Make sure never to put だ after い-adjectives like おいしい and まずい. It’s something that I think every Japanese learner struggles with at some point in their journey…
Another thing is I don’t think you need to specify お母さん as the topic twice in the first sentence.

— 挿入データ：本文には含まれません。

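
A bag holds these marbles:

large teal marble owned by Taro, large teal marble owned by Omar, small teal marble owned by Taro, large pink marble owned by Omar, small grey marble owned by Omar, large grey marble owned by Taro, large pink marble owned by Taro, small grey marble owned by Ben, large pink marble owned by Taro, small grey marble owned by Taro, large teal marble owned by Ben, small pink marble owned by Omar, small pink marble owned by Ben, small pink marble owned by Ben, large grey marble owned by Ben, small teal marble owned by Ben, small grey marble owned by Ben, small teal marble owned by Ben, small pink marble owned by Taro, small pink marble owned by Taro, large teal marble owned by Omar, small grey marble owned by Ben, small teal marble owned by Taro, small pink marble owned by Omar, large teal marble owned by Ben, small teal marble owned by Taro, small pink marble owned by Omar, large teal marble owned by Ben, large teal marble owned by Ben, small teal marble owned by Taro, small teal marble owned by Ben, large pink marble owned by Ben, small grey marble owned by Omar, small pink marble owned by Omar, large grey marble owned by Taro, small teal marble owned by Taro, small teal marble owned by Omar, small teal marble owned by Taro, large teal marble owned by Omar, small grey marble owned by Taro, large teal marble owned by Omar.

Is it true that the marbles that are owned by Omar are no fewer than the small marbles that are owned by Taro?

True

marbles owned by Omar: 12.
small marbles owned by Taro: 10.
The claim requires 12 ≥ 10, which holds.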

And lastly, I’m not sure if it’s wrong the way it is now, but I would prefer to use the present progressive on the last sentence to emphasize that it’s still not over: 終わっていないみたいだ.
—> donated blood
Wanna be more consistent with this since writing these and getting feedback has been super helpful
私:「飢えや不自由や戦争がない世界を想像してほしい。もし私はその世界で住んでいたら、幸せになりますか。私の不幸は心から来ますか。」
友達:「あの、すみませんけど、喋らないでくれますか?宿題をしてみていますよ。」
Ha, i feel your friends pain </3 Nothing worse than a philosopher where you’re trying to grind out algebra.

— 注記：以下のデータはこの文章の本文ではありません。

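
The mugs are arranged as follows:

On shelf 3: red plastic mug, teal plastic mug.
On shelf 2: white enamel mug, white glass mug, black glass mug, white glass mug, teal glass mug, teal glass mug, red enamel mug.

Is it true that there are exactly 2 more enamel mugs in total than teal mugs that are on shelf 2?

False

|enamel mugs| = 2.
|teal mugs on shelf 2| = 2.
The claim requires 2 − 2 (= 0) to equal 2, which does not hold.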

So, I had read this thinking that 私 was just thinking out loud, but re-reading it now it sounds more like you are deeply unhappy and actively asking your friend if living in a pain-free world would rid you of this melancholy. In this case the direct questions in the bold half work. The only change I’d make would be to change 私の不幸は心から来ますか to something like
それか、私の不幸は私自身によって引き起こされていますか?
Or am I the one causing my own misery?
However, If it is more implied as a thinking out loud, then the part that is in bold could be re-worded to something like 幸せになるかな? それか、私の不幸は私自身によって引き起こされているかな?
Summary = comforting hug for pokedots
外で食べたいので、この重いクーラーボックスをもっていってみてくれる?
みなさん、仕事は何ですか。
Not sure if the right verb to say that someone is on a website is いる. I really really appreciate everyone’s help!
この会社の未来を心配してるよね。何も売れてなくて誰も働いてない。皆さんは仕事しないで机で座る。私は社員の画面を見たら、彼らはブンプロとワニカニにいるよ。
Sorry, I don’t know for sure neither, but I wonder if we can use “looking at” similar to English:
彼らはブンプロを見てる。
Looking seems to be fine, I heard “ツイッター見ちゃう” the other day. Could probably use something more specific like 練習/勉強 since that’s what bunpro’s for, also maybe サボる because they are at work.